Easing The Burden

How self-funding can lower health-care costs

Entrepreneurs are increasingly considering self-funding of their health plans as a way to control costs. To help understand when and how to do this, BusinessWeek SmallBiz correspondent Amy Barrett spoke with Gary Kushner, CEO of Kushner & Co., a national employee benefits consulting firm in Portage, Mich.

What exactly is self-funding?

We are really talking about partial self-funding. That's when a company pays most employee health-care expenses itself, and buys coverage to protect against very large claims. That stop-loss coverage, plus the cost of having someone administer the plan, might be 15% to 30% of what a company would otherwise pay in premiums.

Why is self-funding growing in popularity?

Two reasons. In most states, employers with fewer than 100 workers are usually community-rated, and then those rates are tweaked based on your actual health-care use and the demographics of your group. That means you're lumped in with other employers of your size when you're first given a rate. So if you have a healthier workforce, you're paying a higher rate than you should.

If you self-fund, you can comply with a federal law called ERISA [Employee Retirement Income Security Act] rather than the mandates in your state. Most find ERISA less onerous.

Isn't self-funding risky?

The old wives' tale was that you didn't think about self-funding if you had fewer than 100 employees. But we have found companies with 25 or 30 employees that were able to do partial self-funding. If you have only 15 employees, you may save money.
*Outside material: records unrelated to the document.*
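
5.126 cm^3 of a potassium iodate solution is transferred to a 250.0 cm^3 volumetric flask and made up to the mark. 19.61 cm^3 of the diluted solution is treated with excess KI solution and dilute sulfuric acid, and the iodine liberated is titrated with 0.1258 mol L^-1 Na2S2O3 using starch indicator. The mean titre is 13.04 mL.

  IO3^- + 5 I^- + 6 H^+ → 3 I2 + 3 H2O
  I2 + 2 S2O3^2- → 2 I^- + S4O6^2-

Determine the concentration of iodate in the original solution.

n(S2O3^2-) = 0.01304 × 0.1258 = 1.640 × 10^-3 mol
n(I2) = n(S2O3^2-)/2 = 8.202 × 10^-4 mol
From the 1:3 ratio, n(IO3^-) in the aliquot = 1/3 × 8.202 × 10^-4 = 2.734 × 10^-4 mol
[IO3^-]_dilute = 2.734 × 10^-4 / 0.01961 = 0.01394 mol/L
[IO3^-]_original = 0.01394 × 250.0/5.126 = 0.6800 mol/L

0.6800 mol/L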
But the savings will probably be small compared with the risk you are taking.

How do I determine if self-funding is feasible?

Start by looking at the demographics of your employees. If you have 35 workers, and they're mostly over 40, maybe this is not for you. But I'll put an asterisk there. Because if all your employees are healthy and fit, you might want to consider it.

How do I know how healthy my employees are?

There are vendors that do health-risk assessments. They can give you aggregated data about your employees. Some programs cost as little as a few dollars per employee per year, and others are many times that.

What other data should a business owner look at?

If you're able to get it, you should look at your company's experience from your current carrier. But many carriers won't give that information to a company that's community-rated. Still, it is your data, and you're paying for it. Sometimes making a bit of a fuss can help. Then compare how the spending for your group is going up vs. your premiums.

What if I can't get the claims data?

Then you should look at your premium increases over the past three to five years and compare those to general health-care trends data for your city and region. If the premium increases are outstripping the wider spending trends, this may tell you that your group's claims may be higher than average. In that case, I would be wary of self-funding, because the data may indicate that your employees are spending more on health care. But if your premiums are going up less than health-care spending, then you may be able to take advantage of partial self-funding.

How do you make sure it's not just the sicker employees who sign up for the plan?

You need a large risk pool where people without claims help pay for the people with claims. If only a few employees sign up, you probably shouldn't offer the plan.

But aren't the younger, healthier single people likely to opt out if they're not making much money?

AIn that case, you may want to pay 90% or 95% of the cost of the plan for single coverage. Even though those employees are paying only 5% or 10%, it's better than not having them in the plan at all.